Uma ligação de Elize Matsunaga ao serviço de emergência 190, realizada antes do assassinato do marido, Marcos Matsunaga, em 2012, voltou a chamar atenção nas redes sociais após a estreia do filme Elize: Sombras de uma Mulher, lançado na Netflix na última quarta-feira (22).

Cerca de 25 dias antes do assassinato, em 24 de abril de 2012, Elize acionou o 190 da Polícia Militar de São Paulo para relatar que o marido, então CEO da Yoki Alimentos, teria feito ameaças e saído de casa. Na ligação, ela disse que pensava em trocar a fechadura da residência.

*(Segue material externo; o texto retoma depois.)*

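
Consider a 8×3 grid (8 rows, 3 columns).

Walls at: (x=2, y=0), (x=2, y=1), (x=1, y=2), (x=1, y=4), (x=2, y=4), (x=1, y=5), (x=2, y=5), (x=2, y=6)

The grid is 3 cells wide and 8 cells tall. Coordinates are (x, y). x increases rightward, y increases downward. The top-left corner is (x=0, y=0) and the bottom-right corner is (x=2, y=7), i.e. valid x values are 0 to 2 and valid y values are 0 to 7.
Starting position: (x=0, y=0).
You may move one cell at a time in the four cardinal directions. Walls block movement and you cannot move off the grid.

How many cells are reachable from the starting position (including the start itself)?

BFS flood-fill from (x=0, y=0):
  Distance 0: (x=0, y=0)
  Distance 1: (x=1, y=0), (x=0, y=1)
  Distance 2: (x=1, y=1), (x=0, y=2)
  Distance 3: (x=0, y=3)
  Distance 4: (x=1, y=3), (x=0, y=4)
  Distance 5: (x=2, y=3), (x=0, y=5)
  Distance 6: (x=2, y=2), (x=0, y=6)
  Distance 7: (x=1, y=6), (x=0, y=7)
  Distance 8: (x=1, y=7)
  Distance 9: (x=2, y=7)
Total reachable: 16 (grid has 16 open cells total)

Answer: Reachable cells: 16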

“Eu não sei se eu teria que ligar na emergência, mas, assim, meu marido me ameaçou, saiu de casa, e eu queria perguntar se eu posso trocar a fechadura”, iniciou Elize. O atendente perguntou há quanto tempo eles eram casados e afirmou que “ele tem direito a entrar na residência também”.

Na sequência, ela questionou: “Mesmo me ameaçando?”. “Bom, eu não sei o que está acontecendo no local. Se a senhora quiser eu cadastro uma ocorrência para a senhora conversar com o policial no local”, respondeu o homem, do outro lado da linha.

O rapaz solicitou alguns dados, como o endereço onde o casal morava, e encerrou o atendimento. De acordo com informações divulgadas pelo jornal O Globo na época do crime, que chocou o Brasil, policiais foram até o prédio por duas vezes após a ligação de Elize Matsunaga, mas não a encontraram. Pouco tempo depois, ela viajou para a Bahia acompanhada da filha e da babá.

Menos de um mês depois do telefonema, Marcos foi assassinado e esquartejado. Partes do corpo do empresário foram encontradas em um matagal em Cotia, na Grande São Paulo. Durante as investigações conduzidas pelo Departamento de Homicídios e Proteção à Pessoa (DHPP), Elize confessou o crime.

Com Lorena Comparato no papel principal, Elize: Sombras de uma Mulher resgata momentos da trajetória de Elize Matsunaga, desde a infância simples e a mudança para São Paulo até o período em que ela trabalhou como prostituta.